Chatham pitching continues dominance, shuts out Harwich, 5-0

CHATHAM — After each inning change, the Anglers dugout spilled onto the field, gravitating toward the pitcher exiting the mound. There wasn’t silence like Tuesday after Jack Conlon (Rice) allowed an early four-run deficit. Or a Tom Holliday finger motion like at Ty Madden (Kentucky), pleading for him to switch his pitches up on opening night.

On Friday, the Chatham pitchers — all four of them — received praise, because after every inning, there was a zero on the socreboard. 

Successful pick-offs from RJ Dabovich (Arizona State) paired with the timely strikeouts of Luke Bartnicki (Georgia Tech) and sturdy closers Dane Acker (San Jacinto) and Dawson Merryman (Midland) kept Harwich’s offense stagnant in a 5-0 win. Holliday admitted the pitching rotation was far from perfect — seven hits and five walks on the day — but the staff has now pitched 24 consecutive innings without allowing an earned run.

“I think we’re probably one of the best (pitching) staffs in the Cape League,” Bartnicki said.

Approaching year two as the A’s manager, Holliday’s wanted to split up pitching duties into thirds: daylight, twilight and night. He’ll allow mistakes to a daylight pitcher — “the hardest is the start.” Twilight pitcher have the best conditions, he said, so there’s less room for error. And if you’re the third pitcher in, there’s a good chance your night might be cut short for a closer.

“I’d always rather a pitcher leave the mound with a good state of mind then keep him out there,” Holliday said. “What’s wrong with three innings of success'”

During Wednesday’s home-opener, Holliday’s system worked. Three pitchers allowed no runs through eight innings, but so had Falmouth’s staff. In the ninth, Zarion Sharpe (UNC Wilmington) dropped a putout at first, that soon turned into the winning run and the only run of the game. The great performance went to waste.

But against the Mariners, the A’s hitters didn’t spoil their rotation’s superiority.

Anthony Vilar (Miami) walked in his first at-bat as an Angler, and three batters later, Colin Hall (Georgia Tech) singled in the first run of the game. Despite six walks in 15 plate appearances, a hitless Charlie Welch (Pepperdine) knocked his first base hit to left. The following batter, Paxton Wallace (Wichita State), took his second pitch over the right-center field wall.

“He muscled that out of the ballpark,” Holliday said.

Dabovich’s struggled with his command — he allowed four of Chatham’s seven hits— but when runners were on, the right-hander came through.

Strikeouts, both on curveballs, ended the top of his first two frames.
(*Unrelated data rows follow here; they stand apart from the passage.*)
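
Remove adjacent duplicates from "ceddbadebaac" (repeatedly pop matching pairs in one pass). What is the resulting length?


Input: ceddbadebaac
Stack-based adjacent duplicate removal:
  Read 'c': push. Stack: c
  Read 'e': push. Stack: ce
  Read 'd': push. Stack: ced
  Read 'd': matches stack top 'd' => pop. Stack: ce
  Read 'b': push. Stack: ceb
  Read 'a': push. Stack: ceba
  Read 'd': push. Stack: cebad
  Read 'e': push. Stack: cebade
  Read 'b': push. Stack: cebadeb
  Read 'a': push. Stack: cebadeba
  Read 'a': matches stack top 'a' => pop. Stack: cebadeb
  Read 'c': push. Stack: cebadebc
Final stack: "cebadebc" (length 8)

8


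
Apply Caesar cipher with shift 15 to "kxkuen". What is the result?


Caesar cipher: shift "kxkuen" by 15
  'k' (pos 10) + 15 = pos 25 = 'z'
  'x' (pos 23) + 15 = pos 12 = 'm'
  'k' (pos 10) + 15 = pos 25 = 'z'
  'u' (pos 20) + 15 = pos 9 = 'j'
  'e' (pos 4) + 15 = pos 19 = 't'
  'n' (pos 13) + 15 = pos 2 = 'c'
Result: zmzjtc

zmzjtc


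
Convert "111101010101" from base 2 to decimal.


Input: "111101010101" in base 2
Positional expansion:
  Digit '1' (value 1) x 2^11 = 2048
  Digit '1' (value 1) x 2^10 = 1024
  Digit '1' (value 1) x 2^9 = 512
  Digit '1' (value 1) x 2^8 = 256
  Digit '0' (value 0) x 2^7 = 0
  Digit '1' (value 1) x 2^6 = 64
  Digit '0' (value 0) x 2^5 = 0
  Digit '1' (value 1) x 2^4 = 16
  Digit '0' (value 0) x 2^3 = 0
  Digit '1' (value 1) x 2^2 = 4
  Digit '0' (value 0) x 2^1 = 0
  Digit '1' (value 1) x 2^0 = 1
Sum = 3925

3925


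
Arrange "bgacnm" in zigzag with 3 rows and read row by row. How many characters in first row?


Zigzag "bgacnm" into 3 rows:
Placing characters:
  'b' => row 0
  'g' => row 1
  'a' => row 2
  'c' => row 1
  'n' => row 0
  'm' => row 1
Rows:
  Row 0: "bn"
  Row 1: "gcm"
  Row 2: "a"
First row length: 2

2


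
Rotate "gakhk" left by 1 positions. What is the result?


Input: "gakhk", rotate left by 1
First 1 characters: "g"
Remaining characters: "akhk"
Concatenate remaining + first: "akhk" + "g" = "akhkg"

akhkg


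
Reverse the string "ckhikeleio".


Input: ckhikeleio
Reading characters right to left:
  Position 9: 'o'
  Position 8: 'i'
  Position 7: 'e'
  Position 6: 'l'
  Position 5: 'e'
  Position 4: 'k'
  Position 3: 'i'
  Position 2: 'h'
  Position 1: 'k'
  Position 0: 'c'
Reversed: oielekihkc

oielekihkc


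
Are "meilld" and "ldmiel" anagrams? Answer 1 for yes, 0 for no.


Strings: "meilld", "ldmiel"
Sorted first:  deillm
Sorted second: deillm
Sorted forms match => anagrams

1


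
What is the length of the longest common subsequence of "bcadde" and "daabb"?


LCS of "bcadde" and "daabb"
DP table:
           d    a    a    b    b
      0    0    0    0    0    0
  b   0    0    0    0    1    1
  c   0    0    0    0    1    1
  a   0    0    1    1    1    1
  d   0    1    1    1    1    1
  d   0    1    1    1    1    1
  e   0    1    1    1    1    1
LCS length = dp[6][5] = 1

1


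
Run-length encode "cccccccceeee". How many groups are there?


Input: cccccccceeee
Scanning for consecutive runs:
  Group 1: 'c' x 8 (positions 0-7)
  Group 2: 'e' x 4 (positions 8-11)
Total groups: 2

2


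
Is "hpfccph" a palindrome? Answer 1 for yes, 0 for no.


Input: hpfccph
Reversed: hpccfph
  Compare pos 0 ('h') with pos 6 ('h'): match
  Compare pos 1 ('p') with pos 5 ('p'): match
  Compare pos 2 ('f') with pos 4 ('c'): MISMATCH
Result: not a palindrome

0


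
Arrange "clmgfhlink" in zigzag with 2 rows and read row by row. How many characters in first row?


Zigzag "clmgfhlink" into 2 rows:
Placing characters:
  'c' => row 0
  'l' => row 1
  'm' => row 0
  'g' => row 1
  'f' => row 0
  'h' => row 1
  'l' => row 0
  'i' => row 1
  'n' => row 0
  'k' => row 1
Rows:
  Row 0: "cmfln"
  Row 1: "lghik"
First row length: 5

5


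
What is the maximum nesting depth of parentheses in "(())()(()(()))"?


Input: "(())()(()(()))"
Tracking depth:
  Position 0 '(': depth becomes 1
  Position 1 '(': depth becomes 2
  Position 2 ')': depth becomes 1
  Position 3 ')': depth becomes 0
  Position 4 '(': depth becomes 1
  Position 5 ')': depth becomes 0
  Position 6 '(': depth becomes 1
  Position 7 '(': depth becomes 2
  Position 8 ')': depth becomes 1
  Position 9 '(': depth becomes 2
  Position 10 '(': depth becomes 3
  Position 11 ')': depth becomes 2
  Position 12 ')': depth becomes 1
  Position 13 ')': depth becomes 0
Maximum depth reached: 3

3


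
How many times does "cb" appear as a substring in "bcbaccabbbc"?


Searching for "cb" in "bcbaccabbbc"
Scanning each position:
  Position 0: "bc" => no
  Position 1: "cb" => MATCH
  Position 2: "ba" => no
  Position 3: "ac" => no
  Position 4: "cc" => no
  Position 5: "ca" => no
  Position 6: "ab" => no
  Position 7: "bb" => no
  Position 8: "bb" => no
  Position 9: "bc" => no
Total occurrences: 1

1


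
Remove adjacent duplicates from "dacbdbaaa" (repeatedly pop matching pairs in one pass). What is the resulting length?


Input: dacbdbaaa
Stack-based adjacent duplicate removal:
  Read 'd': push. Stack: d
  Read 'a': push. Stack: da
  Read 'c': push. Stack: dac
  Read 'b': push. Stack: dacb
  Read 'd': push. Stack: dacbd
  Read 'b': push. Stack: dacbdb
  Read 'a': push. Stack: dacbdba
  Read 'a': matches stack top 'a' => pop. Stack: dacbdb
  Read 'a': push. Stack: dacbdba
Final stack: "dacbdba" (length 7)

7


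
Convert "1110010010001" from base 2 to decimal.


Input: "1110010010001" in base 2
Positional expansion:
  Digit '1' (value 1) x 2^12 = 4096
  Digit '1' (value 1) x 2^11 = 2048
  Digit '1' (value 1) x 2^10 = 1024
  Digit '0' (value 0) x 2^9 = 0
  Digit '0' (value 0) x 2^8 = 0
  Digit '1' (value 1) x 2^7 = 128
  Digit '0' (value 0) x 2^6 = 0
  Digit '0' (value 0) x 2^5 = 0
  Digit '1' (value 1) x 2^4 = 16
  Digit '0' (value 0) x 2^3 = 0
  Digit '0' (value 0) x 2^2 = 0
  Digit '0' (value 0) x 2^1 = 0
  Digit '1' (value 1) x 2^0 = 1
Sum = 7313

7313


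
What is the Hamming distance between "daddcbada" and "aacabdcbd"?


Comparing "daddcbada" and "aacabdcbd" position by position:
  Position 0: 'd' vs 'a' => differ
  Position 1: 'a' vs 'a' => same
  Position 2: 'd' vs 'c' => differ
  Position 3: 'd' vs 'a' => differ
  Position 4: 'c' vs 'b' => differ
  Position 5: 'b' vs 'd' => differ
  Position 6: 'a' vs 'c' => differ
  Position 7: 'd' vs 'b' => differ
  Position 8: 'a' vs 'd' => differ
Total differences (Hamming distance): 8

8


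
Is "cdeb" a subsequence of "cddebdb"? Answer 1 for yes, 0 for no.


Check if "cdeb" is a subsequence of "cddebdb"
Greedy scan:
  Position 0 ('c'): matches sub[0] = 'c'
  Position 1 ('d'): matches sub[1] = 'd'
  Position 2 ('d'): no match needed
  Position 3 ('e'): matches sub[2] = 'e'
  Position 4 ('b'): matches sub[3] = 'b'
  Position 5 ('d'): no match needed
  Position 6 ('b'): no match needed
All 4 characters matched => is a subsequence

1


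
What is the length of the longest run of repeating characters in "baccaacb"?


Input: "baccaacb"
Scanning for longest run:
  Position 1 ('a'): new char, reset run to 1
  Position 2 ('c'): new char, reset run to 1
  Position 3 ('c'): continues run of 'c', length=2
  Position 4 ('a'): new char, reset run to 1
  Position 5 ('a'): continues run of 'a', length=2
  Position 6 ('c'): new char, reset run to 1
  Position 7 ('b'): new char, reset run to 1
Longest run: 'c' with length 2

2


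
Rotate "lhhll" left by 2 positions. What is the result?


Input: "lhhll", rotate left by 2
First 2 characters: "lh"
Remaining characters: "hll"
Concatenate remaining + first: "hll" + "lh" = "hlllh"

hlllh


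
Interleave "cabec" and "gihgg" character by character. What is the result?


Interleaving "cabec" and "gihgg":
  Position 0: 'c' from first, 'g' from second => "cg"
  Position 1: 'a' from first, 'i' from second => "ai"
  Position 2: 'b' from first, 'h' from second => "bh"
  Position 3: 'e' from first, 'g' from second => "eg"
  Position 4: 'c' from first, 'g' from second => "cg"
Result: cgaibhegcg

cgaibhegcg


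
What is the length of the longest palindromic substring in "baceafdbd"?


Input: "baceafdbd"
Checking substrings for palindromes:
  [6:9] "dbd" (len 3) => palindrome
Longest palindromic substring: "dbd" with length 3

3


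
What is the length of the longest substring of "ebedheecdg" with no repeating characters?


Input: "ebedheecdg"
Sliding window (track last position of each char):
  Position 0 ('e'): window [0,0] length 1 -- new best
  Position 1 ('b'): window [0,1] length 2 -- new best
  Position 2 ('e'): repeat (last at 0), move window start to 1
  Position 2 ('e'): window [1,2] length 2
  Position 3 ('d'): window [1,3] length 3 -- new best
  Position 4 ('h'): window [1,4] length 4 -- new best
  Position 5 ('e'): repeat (last at 2), move window start to 3
  Position 5 ('e'): window [3,5] length 3
  Position 6 ('e'): repeat (last at 5), move window start to 6
  Position 6 ('e'): window [6,6] length 1
  Position 7 ('c'): window [6,7] length 2
  Position 8 ('d'): window [6,8] length 3
  Position 9 ('g'): window [6,9] length 4
Longest substring with no repeats: "bedh" with length 4

4


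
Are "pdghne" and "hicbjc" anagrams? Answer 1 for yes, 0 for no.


Strings: "pdghne", "hicbjc"
Sorted first:  deghnp
Sorted second: bcchij
Differ at position 0: 'd' vs 'b' => not anagrams

0


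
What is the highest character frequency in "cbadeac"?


Input: cbadeac
Character counts:
  'a': 2
  'b': 1
  'c': 2
  'd': 1
  'e': 1
Maximum frequency: 2

2


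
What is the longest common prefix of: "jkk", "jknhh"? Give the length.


Words: jkk, jknhh
  Position 0: all 'j' => match
  Position 1: all 'k' => match
  Position 2: ('k', 'n') => mismatch, stop
LCP = "jk" (length 2)

2


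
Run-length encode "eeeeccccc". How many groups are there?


Input: eeeeccccc
Scanning for consecutive runs:
  Group 1: 'e' x 4 (positions 0-3)
  Group 2: 'c' x 5 (positions 4-8)
Total groups: 2

2


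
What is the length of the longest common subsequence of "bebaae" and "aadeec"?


LCS of "bebaae" and "aadeec"
DP table:
           a    a    d    e    e    c
      0    0    0    0    0    0    0
  b   0    0    0    0    0    0    0
  e   0    0    0    0    1    1    1
  b   0    0    0    0    1    1    1
  a   0    1    1    1    1    1    1
  a   0    1    2    2    2    2    2
  e   0    1    2    2    3    3    3
LCS length = dp[6][6] = 3

3


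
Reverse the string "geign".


Input: geign
Reading characters right to left:
  Position 4: 'n'
  Position 3: 'g'
  Position 2: 'i'
  Position 1: 'e'
  Position 0: 'g'
Reversed: ngieg

ngieg


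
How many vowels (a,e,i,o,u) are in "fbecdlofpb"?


Input: fbecdlofpb
Checking each character:
  'f' at position 0: consonant
  'b' at position 1: consonant
  'e' at position 2: vowel (running total: 1)
  'c' at position 3: consonant
  'd' at position 4: consonant
  'l' at position 5: consonant
  'o' at position 6: vowel (running total: 2)
  'f' at position 7: consonant
  'p' at position 8: consonant
  'b' at position 9: consonant
Total vowels: 2

2


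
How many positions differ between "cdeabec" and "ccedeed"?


Comparing "cdeabec" and "ccedeed" position by position:
  Position 0: 'c' vs 'c' => same
  Position 1: 'd' vs 'c' => DIFFER
  Position 2: 'e' vs 'e' => same
  Position 3: 'a' vs 'd' => DIFFER
  Position 4: 'b' vs 'e' => DIFFER
  Position 5: 'e' vs 'e' => same
  Position 6: 'c' vs 'd' => DIFFER
Positions that differ: 4

4


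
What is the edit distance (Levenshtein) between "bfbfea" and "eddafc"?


Computing edit distance: "bfbfea" -> "eddafc"
DP table:
           e    d    d    a    f    c
      0    1    2    3    4    5    6
  b   1    1    2    3    4    5    6
  f   2    2    2    3    4    4    5
  b   3    3    3    3    4    5    5
  f   4    4    4    4    4    4    5
  e   5    4    5    5    5    5    5
  a   6    5    5    6    5    6    6
Edit distance = dp[6][6] = 6

6


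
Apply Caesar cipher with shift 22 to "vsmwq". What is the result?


Caesar cipher: shift "vsmwq" by 22
  'v' (pos 21) + 22 = pos 17 = 'r'
  's' (pos 18) + 22 = pos 14 = 'o'
  'm' (pos 12) + 22 = pos 8 = 'i'
  'w' (pos 22) + 22 = pos 18 = 's'
  'q' (pos 16) + 22 = pos 12 = 'm'
Result: roism

roism


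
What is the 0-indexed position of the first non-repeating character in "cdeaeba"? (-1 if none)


Input: cdeaeba
Character frequencies:
  'a': 2
  'b': 1
  'c': 1
  'd': 1
  'e': 2
Scanning left to right for freq == 1:
  Position 0 ('c'): unique! => answer = 0

0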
Bobbing his head and side-eyeing to his left, Dabovich, in tandem with first baseman Jamal O’Guinn (USC), forced two Mariners to the dugout via pickoffs in the third.

“Bottom line is I put up three zeroes on the scoreboard,” Dabovich said. “(I) just needed to get ahead and attack more.”

Bartnicki’s said his arm was dragging, so he tried to up his velocity. In pressure situations, like runners on the corners in the sixth inning, he went to his 97 mph two-seam fastball and sinker for strikeouts (he fanned four batters on the night) to end with zeroes.

“I was like ‘This is my last inning,’” Bartnicki said. “I just threw the baseball as hard as I could.”

Acker kept the restraint on the Harwich bats for two more innings after. Now with a 4-0 lead following Vilar’s second run of the night, he used his change-up to help the A’s get through eight scoreless.

Up five, Holliday turned Merryman for the ninth. He said the switch was purely for logistics due to an impending doubleheader against Wareham on Sunday. The right-hander’s side-arm delivery, a motion that Bartnicki calls “throwing frisbees,” allowed two baserunners with no outs. 

But Holliday kept him in the game, like he’s done with most of his pitchers who struggle early in their outing. Merryman responded with two consecutive strikeouts and a one-hopper to first that secured Chatham’s first shutout of the season.

"We definitely feed off each other," Dabovich said of the competition between pitchers. “...You want to do better than the first guy who threw and the next guy. It makes us that much better.”